| Zavarov |
So here it is and it's one gorgeous book. I've skimmed through it, read some choice chapters and so far I have to say this is a definite improvement over 3.5. However, like others have also stated, it feels more like 3.6 than 3.75 and that's mainly because 90% of the work seems to focus on the stuff that was already good to begin with.
The classes and races have been rebalanced, skills and feats tidied up and compressed, troublesome spells nerfed or made less complex. There is a lot of good stuff here, it feels clean, and I'm especially impressed with the combat maneuvre overhaul.
Still my main gripe with 3rd edition remains: high level complexity. Apart from the Vital Strike feat chain, which gives an alternative to the endless rolling of iterative attacks, I just don't see how PFRPG improves what imo has always been this edition's weak spot.

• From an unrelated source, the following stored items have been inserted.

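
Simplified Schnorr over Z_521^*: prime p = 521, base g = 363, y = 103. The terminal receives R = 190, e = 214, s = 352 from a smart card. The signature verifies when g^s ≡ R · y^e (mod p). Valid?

g^s mod p:
Squares mod 521: 363^1≡363, 363^2≡477, 363^4≡373, 363^8≡22, 363^16≡484, 363^32≡327, 363^64≡124, 363^128≡267, 363^256≡433
352 = 256 + 64 + 32, so 363^352 ≡ 433·124·327 ≡ 105 (mod 521)
R · y^e mod p:
Squares mod 521: 103^1≡103, 103^2≡189, 103^4≡293, 103^8≡405, 103^16≡431, 103^32≡285, 103^64≡470, 103^128≡517
214 = 128 + 64 + 16 + 4 + 2, so 103^214 ≡ 517·470·431·293·189 ≡ 402 (mod 521)
190·402 = 76380 ≡ 314 (mod 521)
105 ≠ 314; the check fails.

no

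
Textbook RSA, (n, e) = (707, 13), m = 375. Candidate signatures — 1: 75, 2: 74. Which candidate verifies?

Candidate 1: 75^13 mod 707 = 89
Candidate 2: 74^13 mod 707 = 375
  → matches m = 375

2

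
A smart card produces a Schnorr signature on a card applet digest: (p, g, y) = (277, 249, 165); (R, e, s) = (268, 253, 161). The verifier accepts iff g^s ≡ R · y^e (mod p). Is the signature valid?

invalid

g^s mod p:
Squares mod 277: 249^1≡249, 249^2≡230, 249^4≡270, 249^8≡49, 249^16≡185, 249^32≡154, 249^64≡171, 249^128≡156
161 = 128 + 32 + 1, so 249^161 ≡ 156·154·249 ≡ 161 (mod 277)
R · y^e mod p:
Squares mod 277: 165^1≡165, 165^2≡79, 165^4≡147, 165^8≡3, 165^16≡9, 165^32≡81, 165^64≡190, 165^128≡90
253 = 128 + 64 + 32 + 16 + 8 + 4 + 1, so 165^253 ≡ 90·190·81·9·3·147·165 ≡ 160 (mod 277)
268·160 = 42880 ≡ 222 (mod 277)
161 ≠ 222; the check fails.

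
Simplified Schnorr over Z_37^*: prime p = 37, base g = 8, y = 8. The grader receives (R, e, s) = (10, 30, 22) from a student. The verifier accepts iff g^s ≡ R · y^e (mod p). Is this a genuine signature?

forged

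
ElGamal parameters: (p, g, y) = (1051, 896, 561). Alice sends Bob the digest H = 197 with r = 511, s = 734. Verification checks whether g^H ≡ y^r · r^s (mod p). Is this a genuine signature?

Left side g^H mod p:
Squares mod 1051: 896^1≡896, 896^2≡903, 896^4≡884, 896^8≡563, 896^16≡618, 896^32≡411, 896^64≡761, 896^128≡20
197 = 128 + 64 + 4 + 1, so 896^197 ≡ 20·761·884·896 ≡ 248 (mod 1051)
Right side y^r · r^s mod p:
Squares mod 1051: 561^1≡561, 561^2≡472, 561^4≡1023, 561^8≡784, 561^16≡872, 561^32≡511, 561^64≡473, 561^128≡917, 561^256≡89
511 = 256 + 128 + 64 + 32 + 16 + 8 + 4 + 2 + 1, so 561^511 ≡ 89·917·473·511·872·784·1023·472·561 ≡ 608 (mod 1051)
Squares mod 1051: 511^1≡511, 511^2≡473, 511^4≡917, 511^8≡89, 511^16≡564, 511^32≡694, 511^64≡278, 511^128≡561, 511^256≡472, 511^512≡1023
734 = 512 + 128 + 64 + 16 + 8 + 4 + 2, so 511^734 ≡ 1023·561·278·564·89·917·473 ≡ 761 (mod 1051)
608·761 = 462688 ≡ 248 (mod 1051)
248 ≡ 248 (mod 1051), so the signature is genuine.

genuine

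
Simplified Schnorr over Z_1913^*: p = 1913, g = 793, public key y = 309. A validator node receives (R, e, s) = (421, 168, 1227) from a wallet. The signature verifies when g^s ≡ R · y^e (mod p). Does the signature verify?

does not verify

g^s mod p:
793^2 = 628849 ≡ 1385
793^4 ≡ 1385^2 = 1918225 ≡ 1399
793^8 ≡ 1399^2 = 1957201 ≡ 202
793^16 ≡ 202^2 = 40804 ≡ 631
793^32 ≡ 631^2 = 398161 ≡ 257
793^64 ≡ 257^2 = 66049 ≡ 1007
793^128 ≡ 1007^2 = 1014049 ≡ 159
793^256 ≡ 159^2 = 25281 ≡ 412
793^512 ≡ 412^2 = 169744 ≡ 1400
793^1024 ≡ 1400^2 = 1960000 ≡ 1088
1227 = 1024 + 128 + 64 + 8 + 2 + 1, so 793^1227 ≡ 1088·159·1007·202·1385·793 ≡ 1865 (mod 1913)
R · y^e mod p:
309^2 = 95481 ≡ 1744
309^4 ≡ 1744^2 = 3041536 ≡ 1779
309^8 ≡ 1779^2 = 3164841 ≡ 739
309^16 ≡ 739^2 = 546121 ≡ 916
309^32 ≡ 916^2 = 839056 ≡ 1162
309^64 ≡ 1162^2 = 1350244 ≡ 1579
309^128 ≡ 1579^2 = 2493241 ≡ 602
168 = 128 + 32 + 8, so 309^168 ≡ 602·1162·739 ≡ 159 (mod 1913)
421·159 = 66939 ≡ 1897 (mod 1913)
1865 ≠ 1897; the check fails.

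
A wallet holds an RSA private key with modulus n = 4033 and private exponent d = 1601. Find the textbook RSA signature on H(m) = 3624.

759

(H(m))^2 ≡ 3624^2 = 13133376 ≡ 1928
(H(m))^4 ≡ 1928^2 = 3717184 ≡ 2791
(H(m))^8 ≡ 2791^2 = 7789681 ≡ 1958
(H(m))^16 ≡ 1958^2 = 3833764 ≡ 2414
(H(m))^32 ≡ 2414^2 = 5827396 ≡ 3744
(H(m))^64 ≡ 3744^2 = 14017536 ≡ 2861
(H(m))^128 ≡ 2861^2 = 8185321 ≡ 2364
(H(m))^256 ≡ 2364^2 = 5588496 ≡ 2791
(H(m))^512 ≡ 2791^2 = 7789681 ≡ 1958
(H(m))^1024 ≡ 1958^2 = 3833764 ≡ 2414
1601 = 1024 + 512 + 64 + 1, so (H(m))^1601 ≡ 2414·1958·2861·3624 ≡ 759 (mod 4033)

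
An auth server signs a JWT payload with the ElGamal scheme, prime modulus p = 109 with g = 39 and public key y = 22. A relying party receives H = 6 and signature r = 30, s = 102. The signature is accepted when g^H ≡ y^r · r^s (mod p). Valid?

Left side g^H mod p:
39^2 = 1521 ≡ 104
39^4 ≡ 104^2 = 10816 ≡ 25
6 = 4 + 2, so 39^6 ≡ 25·104 ≡ 93 (mod 109)
Right side y^r · r^s mod p:
22^2 = 484 ≡ 48
22^4 ≡ 48^2 = 2304 ≡ 15
22^8 ≡ 15^2 = 225 ≡ 7
22^16 ≡ 7^2 = 49
30 = 16 + 8 + 4 + 2, so 22^30 ≡ 49·7·15·48 ≡ 75 (mod 109)
30^2 = 900 ≡ 28
30^4 ≡ 28^2 = 784 ≡ 21
30^8 ≡ 21^2 = 441 ≡ 5
30^16 ≡ 5^2 = 25
30^32 ≡ 25^2 = 625 ≡ 80
30^64 ≡ 80^2 = 6400 ≡ 78
102 = 64 + 32 + 4 + 2, so 30^102 ≡ 78·80·21·28 ≡ 71 (mod 109)
75·71 = 5325 ≡ 93 (mod 109)
93 ≡ 93 (mod 109), so the signature is genuine.

yes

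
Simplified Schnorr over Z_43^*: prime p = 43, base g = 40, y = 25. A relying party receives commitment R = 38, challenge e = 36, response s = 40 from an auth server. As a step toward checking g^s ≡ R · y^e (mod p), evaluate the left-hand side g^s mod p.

24

40^2 = 1600 ≡ 9
40^4 ≡ 9^2 = 81 ≡ 38
40^8 ≡ 38^2 = 1444 ≡ 25
40^16 ≡ 25^2 = 625 ≡ 23
40^32 ≡ 23^2 = 529 ≡ 13
40 = 32 + 8, so 40^40 ≡ 13·25 ≡ 24 (mod 43)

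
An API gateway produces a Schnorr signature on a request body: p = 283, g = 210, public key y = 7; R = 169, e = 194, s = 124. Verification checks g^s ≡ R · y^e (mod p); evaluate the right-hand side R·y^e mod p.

7^194 mod 283 = 159
R · y^e ≡ 169·159 = 26871 ≡ 269 (mod 283)

269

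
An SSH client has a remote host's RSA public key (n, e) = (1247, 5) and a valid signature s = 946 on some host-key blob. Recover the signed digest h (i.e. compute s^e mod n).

s^2 ≡ 946^2 = 894916 ≡ 817
s^4 ≡ 817^2 = 667489 ≡ 344
5 = 4 + 1, so s^5 ≡ 344·946 ≡ 1204 (mod 1247)

1204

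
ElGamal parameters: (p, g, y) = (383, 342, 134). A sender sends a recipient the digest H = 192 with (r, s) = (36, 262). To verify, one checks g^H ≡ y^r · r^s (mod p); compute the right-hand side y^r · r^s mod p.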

Am I missing something? Was it maybe decided at some point that simplifying high-level combat could not be accomplished alongside the goal of backward compatibility? Or is it just deemed a lost cause (the fact that the APs still end around level 14 seems to point that way)?
Gorbacz
|
Well, Dispel Magic, Summon Monster, Polymorph and several other "OK guys, half an hour break while John makes up his mind with that spell" spells are simplified.
I believe we should wait until the Bestiary and see if/how the monsters were streamlined to make many of them easier to run (monster multiple attacks go off one attack bonus for start, and that's a good change).